Quinn was out of the door, onto the outside deck. The Nigh layered around him, gentle stripes of time and space, swarming with sentients. They pushed on him as though sharing a too-small room. Or else it was the
quasiwind of the binds. He struggled to remain upright. Here in the depths, the Nigh was an illusion.
Under-sentients wished to see things in familiar ways. Quinn had gone beyond that now. He snapped into a knowledge of how to stand, to be, to ignore the tangle of time streams.
Where, where was the other ship? Not here. He strode to the port side of the deck, and there: a keel hung above. Geng De's ship, outlined in fire. “Rise!” he shouted to Ghoris.
In an instant Ghoris brought them alongside, and he, waiting at the gangway, released the lever. He was riding the ramp down even before it made contact with the other deck, and as it banged into place, he jumped onto Geng De's ship. Rushing to the main cabin door, he put his hand on the hatch release with a stitch of fear that there might be rows of sentients sitting on the benches inside, the drowned navitars of his vision.
The cabin, empty.
He rushed up the companionway, sword drawn. Threw open the door.
Geng De kneeled by Sydney's unconscious form.
He held a small dagger, a gleaming stiletto. “If you take another step, I will slit her throat.”
Quinn stopped, very carefully; he did not move. The dagger rested on her windpipe. Geng De was a rumpled, red-clothed gnome crouched beside his daughter, fifteen feet away, too far to launch himself.
All he needed to do was to advance, and while Geng De was slitting Sydney's throat, he would take his head off.
Kill him
. But he paused.
His gaze rested on Sydney's face. She lay sleeping, a lamb for slaughter. An acute pain ripped through him, dragging mercy and love in its wake.
Geng De's voice again: “Do not move one bit. Or I will slice open her throat.”
Something broke inside him, something bulky and inhuman, like a continent of ice shattering. He was a father, not a sack of duty and heroism, even if it was for the world. This was his daughter. Wasn't she why he had begun? Wasn't she why he had come to this terrible land? Wasn't this his last, his very last, chance for redemption? It surely was. He would finally free her.

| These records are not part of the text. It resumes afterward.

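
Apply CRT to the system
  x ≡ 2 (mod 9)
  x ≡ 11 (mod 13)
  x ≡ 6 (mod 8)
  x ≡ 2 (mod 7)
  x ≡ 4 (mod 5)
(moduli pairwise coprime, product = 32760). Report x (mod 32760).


Product of moduli M = 9 · 13 · 8 · 7 · 5 = 32760.
Merge one congruence at a time:
  Start: x ≡ 2 (mod 9).
  Combine with x ≡ 11 (mod 13); new modulus lcm = 117.
    Write x = 2 + 9·t and substitute into x ≡ 11 (mod 13): 9·t ≡ 11 − 2 = 9 (mod 13).
    The inverse of 9 mod 13 is 3 (since 9·3 = 27 = 2·13 + 1), so t ≡ 3·9 = 27 ≡ 1 (mod 13).
    Then x = 2 + 9·1 = 11, valid modulo lcm(9, 13) = 117: x ≡ 11 (mod 117).
  Combine with x ≡ 6 (mod 8); new modulus lcm = 936.
    Write x = 11 + 117·t and substitute into x ≡ 6 (mod 8): 117·t ≡ 6 − 11 = -5 (mod 8).
    Reduce coefficients mod 8: 5·t ≡ 3 (mod 8).
    The inverse of 5 mod 8 is 5 (since 5·5 = 25 = 3·8 + 1), so t ≡ 5·3 = 15 ≡ 7 (mod 8).
    Then x = 11 + 117·7 = 830, valid modulo lcm(117, 8) = 936: x ≡ 830 (mod 936).
  Combine with x ≡ 2 (mod 7); new modulus lcm = 6552.
    Write x = 830 + 936·t and substitute into x ≡ 2 (mod 7): 936·t ≡ 2 − 830 = -828 (mod 7).
    Reduce coefficients mod 7: 5·t ≡ 5 (mod 7).
    The inverse of 5 mod 7 is 3 (since 5·3 = 15 = 2·7 + 1), so t ≡ 3·5 = 15 ≡ 1 (mod 7).
    Then x = 830 + 936·1 = 1766, valid modulo lcm(936, 7) = 6552: x ≡ 1766 (mod 6552).
  Combine with x ≡ 4 (mod 5); new modulus lcm = 32760.
    Write x = 1766 + 6552·t and substitute into x ≡ 4 (mod 5): 6552·t ≡ 4 − 1766 = -1762 (mod 5).
    Reduce coefficients mod 5: 2·t ≡ 3 (mod 5).
    The inverse of 2 mod 5 is 3 (since 2·3 = 6 = 1·5 + 1), so t ≡ 3·3 = 9 ≡ 4 (mod 5).
    Then x = 1766 + 6552·4 = 27974, valid modulo lcm(6552, 5) = 32760: x ≡ 27974 (mod 32760).
Verify against each original: 27974 mod 9 = 2, 27974 mod 13 = 11, 27974 mod 8 = 6, 27974 mod 7 = 2, 27974 mod 5 = 4.

x ≡ 27974 (mod 32760).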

God in whatever heaven you occupy, let me do this good thing at last.
With inexpressible relief, he decided he would not move forward and jeopardize her life. He would beg Geng De to spare her.

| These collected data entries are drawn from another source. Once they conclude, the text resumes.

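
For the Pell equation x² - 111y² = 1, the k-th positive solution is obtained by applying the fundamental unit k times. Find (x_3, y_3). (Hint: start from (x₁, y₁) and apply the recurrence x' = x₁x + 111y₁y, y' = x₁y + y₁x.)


Step 1: Find the fundamental solution (x₁, y₁) of x² - 111y² = 1.
  Expand √111 as a continued fraction. a₀ = ⌊√111⌋ = 10; iterate m_{k+1} = d_k·a_k − m_k, d_{k+1} = (111 − m_{k+1}²)/d_k, a_{k+1} = ⌊(a₀ + m_{k+1})/d_{k+1}⌋ (starting m₀ = 0, d₀ = 1), with convergents p_k = a_k·p_{k-1} + p_{k-2}, q_k = a_k·q_{k-1} + q_{k-2} (p₋₁ = 1, q₋₁ = 0):
  k = 0: a₀ = 10; p₀/q₀ = 10/1; p₀² − 111·q₀² = 100 − 111 = -11.
  k = 1: m = 10, d = 11, a = ⌊(10 + 10)/11⌋ = 1; p/q = (1·10 + 1)/(1·1 + 0) = 11/1; p² − 111·q² = 121 − 111 = 10.
  k = 2: m = 1, d = 10, a = ⌊(10 + 1)/10⌋ = 1; p/q = (1·11 + 10)/(1·1 + 1) = 21/2; p² − 111·q² = 441 − 444 = -3.
  k = 3: m = 9, d = 3, a = ⌊(10 + 9)/3⌋ = 6; p/q = (6·21 + 11)/(6·2 + 1) = 137/13; p² − 111·q² = 18769 − 18759 = 10.
  k = 4: m = 9, d = 10, a = ⌊(10 + 9)/10⌋ = 1; p/q = (1·137 + 21)/(1·13 + 2) = 158/15; p² − 111·q² = 24964 − 24975 = -11.
  k = 5: m = 1, d = 11, a = ⌊(10 + 1)/11⌋ = 1; p/q = (1·158 + 137)/(1·15 + 13) = 295/28; p² − 111·q² = 87025 − 87024 = 1.
  The first convergent with p² − 111·q² = 1 gives the fundamental solution (x₁, y₁) = (295, 28).
Step 2: Apply the recurrence (x_{n+1}, y_{n+1}) = (x₁x_n + 111y₁y_n, x₁y_n + y₁x_n) repeatedly.
  From (x_1, y_1) = (295, 28): x_2 = 295·295 + 111·28·28 = 174049; y_2 = 295·28 + 28·295 = 16520.
  From (x_2, y_2) = (174049, 16520): x_3 = 295·174049 + 111·28·16520 = 102688615; y_3 = 295·16520 + 28·174049 = 9746772.
Step 3: Verify x_3² - 111·y_3² = 10544951650618225 - 10544951650618224 = 1 (should be 1). ✓

(x_1, y_1) = (295, 28); (x_3, y_3) = (102688615, 9746772).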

Then he saw the cables. Far away, but very close, the cords of the storm walls. And they were slowly twisting undone. Geng De held the knife with his right hand, and with his left, he touched the cords, fraying them.

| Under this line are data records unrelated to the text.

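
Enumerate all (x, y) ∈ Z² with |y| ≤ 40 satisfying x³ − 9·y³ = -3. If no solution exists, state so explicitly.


The equation is x³ - 9y³ = -3. For fixed y, x³ = 9·y³ − 3, so a solution requires the RHS to be a perfect cube.
Strategy: iterate y from -40 to 40, compute RHS = 9·y³ − 3, and check whether it is a (positive or negative) perfect cube.
Check small values of y:
  y = 0: RHS = -3 is not a perfect cube.
  y = 1: RHS = 6 is not a perfect cube.
  y = -1: RHS = -12 is not a perfect cube.
  y = 2: RHS = 69 is not a perfect cube.
  y = -2: RHS = -75 is not a perfect cube.
  y = 3: RHS = 240 is not a perfect cube.
  y = -3: RHS = -246 is not a perfect cube.
Continuing the search up to |y| = 40 finds no solutions either.
No (x, y) in the scanned range satisfies the equation.

No integer solutions with |y| ≤ 40.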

Quinn tightened his grip on his sword. A billion sentients would die because of one man and his daughter.
In that instant he knew that he had to relinquish her. No matter the cost to himself, or to her. No matter how painful. Nothing in the world ever promised that it would be easy, that you could live with the choices you made. And some choices would break you, and still, you must make them. In full knowledge of what he was sacrificing, he decided to attack Geng De.
But to no avail. He could not move.
Geng De giggled. “Oh, caught in the web!” His eyes sparkled in mirth. “Woven solid, at last! While you stood wrapped in your garbled thoughts, I finished you. Woven!”
Locked in place. The only thing that moved was his mind, his plummeting mind. He had squandered his chance to kill the boy navitar.
Using his cane, Geng De dragged himself up from the floor. He advanced with careless ease. Grabbing Quinn's sword, he hurled it down the companionway. Quinn's knife, ripped out of his belt, followed, clattering down the stairs. With his enemy disarmed, Geng De dented Quinn's neck with his stiletto. “This was always my favorite future. Did you see this one?” He seemed annoyed that Quinn could not react. “I suppose it would have made no difference to you. All your futures are so bad.”